Chazelle se ha apoderado no solo de la estructura y los tics del musical clásico -la cinta descansa, básicamente, en dos de las fuentes más venerables del género: Cantando bajo la lluvia (Donen y Kelly, 1952) y Los paraguas de Cheburgo (Demy, 1964)- sino, también, de su vitalidad e inventiva visual y formal.
Por un lado, estamos ante una película energética que no deja descansar un momento la vista ni el oído. Cada número está montado con ingenio, gracia y humor. Si bien es cierto que Gosling no es Gene Kelly -brincos diera- y que Miss Stone no es tan buena bailarina como Debbie Reynolds, la verdad es que sí es mejor actriz. Si no lo cree, vea el número más sencillo de la película, "Audition (The Fools Who Dream"), con Emma Stone, sola y su alma, cantando, bajo una mancha de luz. Ella nada más, con su voz y su mirada, vuelve a detener la película, sin necesidad de los fuegos artificiales del primer número "Another Day of Sun".

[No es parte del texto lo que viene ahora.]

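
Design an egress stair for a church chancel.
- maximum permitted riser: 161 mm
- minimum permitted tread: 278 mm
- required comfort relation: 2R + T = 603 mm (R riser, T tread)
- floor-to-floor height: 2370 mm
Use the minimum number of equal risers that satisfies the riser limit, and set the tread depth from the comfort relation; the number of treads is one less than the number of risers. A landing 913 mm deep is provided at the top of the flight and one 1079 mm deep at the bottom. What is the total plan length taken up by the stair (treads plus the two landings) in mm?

6010 mm

2370 / 161 = 14.72, so 15 risers are needed.
R = 2370 ÷ 15 = 158 mm.
From 2R + T = 603: T = 603 − 316 = 287 mm.
15 risers give 14 treads; going = 14 × 287 = 4018 mm.
Enclosure = 4018 + 913 + 1079 = 6010 mm.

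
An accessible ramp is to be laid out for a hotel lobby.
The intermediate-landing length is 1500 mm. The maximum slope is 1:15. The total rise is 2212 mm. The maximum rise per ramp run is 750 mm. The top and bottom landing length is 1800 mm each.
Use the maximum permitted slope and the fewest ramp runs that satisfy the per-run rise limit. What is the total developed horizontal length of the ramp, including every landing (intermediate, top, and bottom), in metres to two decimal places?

39.78 m

⌈2212/750⌉ = 3 ramp runs. That means 2 intermediate landings.
Ramp run (horizontal) at 1:15: 2212 × 15 = 33180 mm.
2 intermediate landings contribute 2 × 1500 = 3000 mm.
Top and bottom landings: 2 × 1800 = 3600 mm.
Total = 33180 + 3000 + 3600 = 39780 mm.
= 39.78 m.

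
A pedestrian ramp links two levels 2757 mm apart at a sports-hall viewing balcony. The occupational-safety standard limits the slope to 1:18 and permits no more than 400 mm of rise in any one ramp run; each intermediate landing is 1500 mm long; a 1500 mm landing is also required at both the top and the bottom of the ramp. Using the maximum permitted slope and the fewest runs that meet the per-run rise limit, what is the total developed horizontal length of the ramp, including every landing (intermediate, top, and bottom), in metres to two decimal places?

61.63 m

At most 400 each: 2757/400 = 6.89, giving 7 ramp runs. That means 6 intermediate landings.
Horizontal run for 2757 mm of rise at 1:18 is 2757 × 18 = 49626 mm.
6 intermediate landings contribute 6 × 1500 = 9000 mm.
Top and bottom landings: 2 × 1500 = 3000 mm.
Total = 49626 + 9000 + 3000 = 61626 mm.
= 61.63 m.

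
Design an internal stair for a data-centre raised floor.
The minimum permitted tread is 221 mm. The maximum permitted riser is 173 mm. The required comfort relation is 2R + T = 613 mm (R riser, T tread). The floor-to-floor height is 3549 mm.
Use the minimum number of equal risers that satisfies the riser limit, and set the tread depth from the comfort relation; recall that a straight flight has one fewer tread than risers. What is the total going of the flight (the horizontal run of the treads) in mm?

5500 mm

At most 173 each: 3549/173 = 20.51, giving 21 risers.
Each riser is 3549/21 = 169 mm (≤ 173 mm).
From 2R + T = 613: T = 613 − 338 = 275 mm.
Going = (21 − 1) × 275 = 5500 mm.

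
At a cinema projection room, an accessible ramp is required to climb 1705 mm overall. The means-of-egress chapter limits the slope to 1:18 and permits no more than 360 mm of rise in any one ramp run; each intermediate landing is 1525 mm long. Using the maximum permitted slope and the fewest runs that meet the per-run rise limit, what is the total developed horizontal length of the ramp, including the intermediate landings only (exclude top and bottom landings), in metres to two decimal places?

⌈1705/360⌉ = 5 ramp runs. That means 4 intermediate landings.
Ramp run (horizontal) at 1:18: 1705 × 18 = 30690 mm.
Intermediate landings: 4 × 1525 = 6100 mm.
Developed length = 30690 + 6100 = 36790 mm.
= 36.79 m.

36.79 m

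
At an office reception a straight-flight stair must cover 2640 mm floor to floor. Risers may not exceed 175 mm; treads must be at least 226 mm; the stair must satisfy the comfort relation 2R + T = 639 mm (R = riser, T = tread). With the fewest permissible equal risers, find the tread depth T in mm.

309 mm

2640 / 175 = 15.09, so 16 risers are needed.
R = 2640 ÷ 16 = 165 mm.
From 2R + T = 639: T = 639 − 330 = 309 mm.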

Pero si por un lado tenemos esa energía desbordada, por el otro tenemos una corriente melancólica, subterránea pero implacable, que empieza a correr en paralelo a la alegría que se muestra desde el inicio, en un muy complejo tono narrativo que proviene del mejor cine de Jacques Demy.

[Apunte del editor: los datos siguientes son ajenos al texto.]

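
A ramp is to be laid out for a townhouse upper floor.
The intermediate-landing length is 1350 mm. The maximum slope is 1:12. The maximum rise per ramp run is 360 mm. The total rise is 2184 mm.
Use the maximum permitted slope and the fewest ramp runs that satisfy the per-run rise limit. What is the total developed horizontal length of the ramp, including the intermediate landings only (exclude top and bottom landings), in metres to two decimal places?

⌈2184/360⌉ = 7 ramp runs. That means 6 intermediate landings.
Horizontal run for 2184 mm of rise at 1:12 is 2184 × 12 = 26208 mm.
Intermediate landings: 6 × 1350 = 8100 mm.
Total developed length = 26208 + 8100 = 34308 mm.
= 34.31 m.

34.31 m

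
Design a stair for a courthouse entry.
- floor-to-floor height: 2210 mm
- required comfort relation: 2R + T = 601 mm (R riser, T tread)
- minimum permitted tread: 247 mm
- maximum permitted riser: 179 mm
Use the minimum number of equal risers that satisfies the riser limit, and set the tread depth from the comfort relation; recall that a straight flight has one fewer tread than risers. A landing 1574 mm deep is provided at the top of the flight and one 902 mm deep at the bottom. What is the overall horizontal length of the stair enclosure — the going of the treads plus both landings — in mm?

5608 mm

2210 / 179 = 12.35, so 13 risers are needed.
Riser R = 2210 / 13 = 170 mm, within the 179 mm limit.
T = 601 − 2·170 = 261 mm, which satisfies the 247 mm minimum.
Going = (13 − 1) × 261 = 3132 mm.
Add landings: 3132 + 1574 + 902 = 5608 mm.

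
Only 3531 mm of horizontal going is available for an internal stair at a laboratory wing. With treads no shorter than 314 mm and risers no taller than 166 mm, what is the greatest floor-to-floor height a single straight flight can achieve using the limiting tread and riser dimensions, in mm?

Treads that fit: ⌊3531 / 314⌋ = 11.
Risers = treads + 1 = 12.
Maximum height = 12 × 166 = 1992 mm.

1992 mm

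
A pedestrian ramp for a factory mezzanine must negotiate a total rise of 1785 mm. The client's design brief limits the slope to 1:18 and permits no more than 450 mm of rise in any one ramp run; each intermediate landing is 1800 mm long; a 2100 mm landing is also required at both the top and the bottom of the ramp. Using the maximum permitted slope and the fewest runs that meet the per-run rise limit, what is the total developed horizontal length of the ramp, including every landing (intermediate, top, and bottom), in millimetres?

41730 mm

1785 / 450 = 3.967 → round up to 4 ramp runs. That means 3 intermediate landings.
Ramp run (horizontal) at 1:18: 1785 × 18 = 32130 mm.
Intermediate landings: 3 × 1800 = 5400 mm.
Top and bottom landings: 2 × 2100 = 4200 mm.
Total = 32130 + 5400 + 4200 = 41730 mm.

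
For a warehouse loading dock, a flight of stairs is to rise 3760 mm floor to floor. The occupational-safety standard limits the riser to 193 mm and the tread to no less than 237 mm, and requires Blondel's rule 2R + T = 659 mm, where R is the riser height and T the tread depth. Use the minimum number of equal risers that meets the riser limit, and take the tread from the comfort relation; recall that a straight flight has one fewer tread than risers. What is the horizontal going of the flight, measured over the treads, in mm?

5377 mm

3760 / 193 = 19.482 → round up to 20 risers.
Riser R = 3760 / 20 = 188 mm, within the 193 mm limit.
From 2R + T = 659: T = 659 − 376 = 283 mm.
Going = (20 − 1) × 283 = 5377 mm.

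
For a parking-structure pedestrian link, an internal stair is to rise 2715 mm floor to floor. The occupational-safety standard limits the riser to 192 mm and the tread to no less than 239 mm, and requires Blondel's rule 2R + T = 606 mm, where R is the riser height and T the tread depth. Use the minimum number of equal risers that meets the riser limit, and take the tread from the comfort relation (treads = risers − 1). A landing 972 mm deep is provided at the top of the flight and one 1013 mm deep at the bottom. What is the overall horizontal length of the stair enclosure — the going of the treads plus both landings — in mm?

⌈2715/192⌉ = 15 risers.
Each riser is 2715/15 = 181 mm (≤ 192 mm).
T = 606 − 2·181 = 244 mm, which satisfies the 239 mm minimum.
Treads = 15 − 1 = 14; going = 14 × 244 = 3416 mm.
Enclosure = 3416 + 972 + 1013 = 5401 mm.

5401 mm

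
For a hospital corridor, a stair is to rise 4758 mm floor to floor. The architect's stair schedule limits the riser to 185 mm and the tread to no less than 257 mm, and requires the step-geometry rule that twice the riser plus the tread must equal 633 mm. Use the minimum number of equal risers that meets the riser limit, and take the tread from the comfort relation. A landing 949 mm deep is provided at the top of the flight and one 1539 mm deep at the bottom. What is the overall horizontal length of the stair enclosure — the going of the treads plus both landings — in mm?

At most 185 each: 4758/185 = 25.72, giving 26 risers.
Riser R = 4758 / 26 = 183 mm, within the 185 mm limit.
From 2R + T = 633: T = 633 − 366 = 267 mm.
Treads = 26 − 1 = 25; going = 25 × 267 = 6675 mm.
Enclosure = 6675 + 949 + 1539 = 9163 mm.

9163 mm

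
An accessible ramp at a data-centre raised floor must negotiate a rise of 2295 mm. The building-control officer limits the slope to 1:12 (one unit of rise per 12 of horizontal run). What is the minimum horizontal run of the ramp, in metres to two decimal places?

At 1:12 the run is 12 × 2295 = 27540 mm.
27540 mm = 27.54 m.

27.54 m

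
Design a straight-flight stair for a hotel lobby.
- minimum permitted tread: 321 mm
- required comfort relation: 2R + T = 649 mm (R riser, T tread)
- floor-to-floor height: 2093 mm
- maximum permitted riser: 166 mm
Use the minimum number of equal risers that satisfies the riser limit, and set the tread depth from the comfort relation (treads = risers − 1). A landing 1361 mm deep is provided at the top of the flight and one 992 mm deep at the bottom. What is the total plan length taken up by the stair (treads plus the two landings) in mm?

6277 mm

⌈2093/166⌉ = 13 risers.
R = 2093 ÷ 13 = 161 mm.
From 2R + T = 649: T = 649 − 322 = 327 mm.
13 risers give 12 treads; going = 12 × 327 = 3924 mm.
Add landings: 3924 + 1361 + 992 = 6277 mm.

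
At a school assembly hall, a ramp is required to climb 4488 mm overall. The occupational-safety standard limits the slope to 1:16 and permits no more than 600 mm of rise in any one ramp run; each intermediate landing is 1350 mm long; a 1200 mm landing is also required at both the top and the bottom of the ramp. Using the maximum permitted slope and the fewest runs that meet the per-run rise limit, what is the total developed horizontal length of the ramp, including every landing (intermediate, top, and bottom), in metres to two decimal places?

83.66 m

4488 / 600 = 7.48, so 8 ramp runs are needed. That means 7 intermediate landings.
Ramp run (horizontal) at 1:16: 4488 × 16 = 71808 mm.
7 intermediate landings contribute 7 × 1350 = 9450 mm.
Top and bottom landings: 2 × 1200 = 2400 mm.
Total = 71808 + 9450 + 2400 = 83658 mm.
= 83.66 m.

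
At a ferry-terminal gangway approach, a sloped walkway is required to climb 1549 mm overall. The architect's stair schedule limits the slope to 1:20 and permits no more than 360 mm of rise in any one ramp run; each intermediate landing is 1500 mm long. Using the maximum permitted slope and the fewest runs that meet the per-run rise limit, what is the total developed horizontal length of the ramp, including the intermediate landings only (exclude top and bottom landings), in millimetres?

36980 mm

At most 360 each: 1549/360 = 4.30, giving 5 ramp runs. That means 4 intermediate landings.
Horizontal run for 1549 mm of rise at 1:20 is 1549 × 20 = 30980 mm.
4 intermediate landings contribute 4 × 1500 = 6000 mm.
Developed length = 30980 + 6000 = 36980 mm.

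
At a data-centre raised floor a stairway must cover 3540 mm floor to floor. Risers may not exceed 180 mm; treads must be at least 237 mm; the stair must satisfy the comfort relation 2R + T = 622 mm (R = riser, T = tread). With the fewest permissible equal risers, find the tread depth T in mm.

268 mm

At most 180 each: 3540/180 = 19.67, giving 20 risers.
R = 3540 ÷ 20 = 177 mm.
From 2R + T = 622: T = 622 − 354 = 268 mm.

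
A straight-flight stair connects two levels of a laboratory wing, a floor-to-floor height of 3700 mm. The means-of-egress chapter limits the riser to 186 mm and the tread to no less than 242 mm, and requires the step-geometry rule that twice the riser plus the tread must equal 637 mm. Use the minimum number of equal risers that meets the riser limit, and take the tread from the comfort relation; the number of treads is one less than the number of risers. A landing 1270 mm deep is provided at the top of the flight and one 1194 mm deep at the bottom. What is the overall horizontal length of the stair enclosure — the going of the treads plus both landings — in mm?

7537 mm

⌈3700/186⌉ = 20 risers.
Riser R = 3700 / 20 = 185 mm, within the 186 mm limit.
Tread T = 637 − 2 × 185 = 267 mm (≥ 242 mm).
Treads = 20 − 1 = 19; going = 19 × 267 = 5073 mm.
Add landings: 5073 + 1270 + 1194 = 7537 mm.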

Es probable que, a estas alturas del juego, ya sabrá usted en qué sentido va esta historia de amor que presume, por si fuera poco, una secuencia final que resulta tan devastadora como, paradójicamente, esperanzadora. Los sueños se pueden lograr, claro que sí, pero hay que recordar que todo tiene un costo. Y ese costo se llama vivir.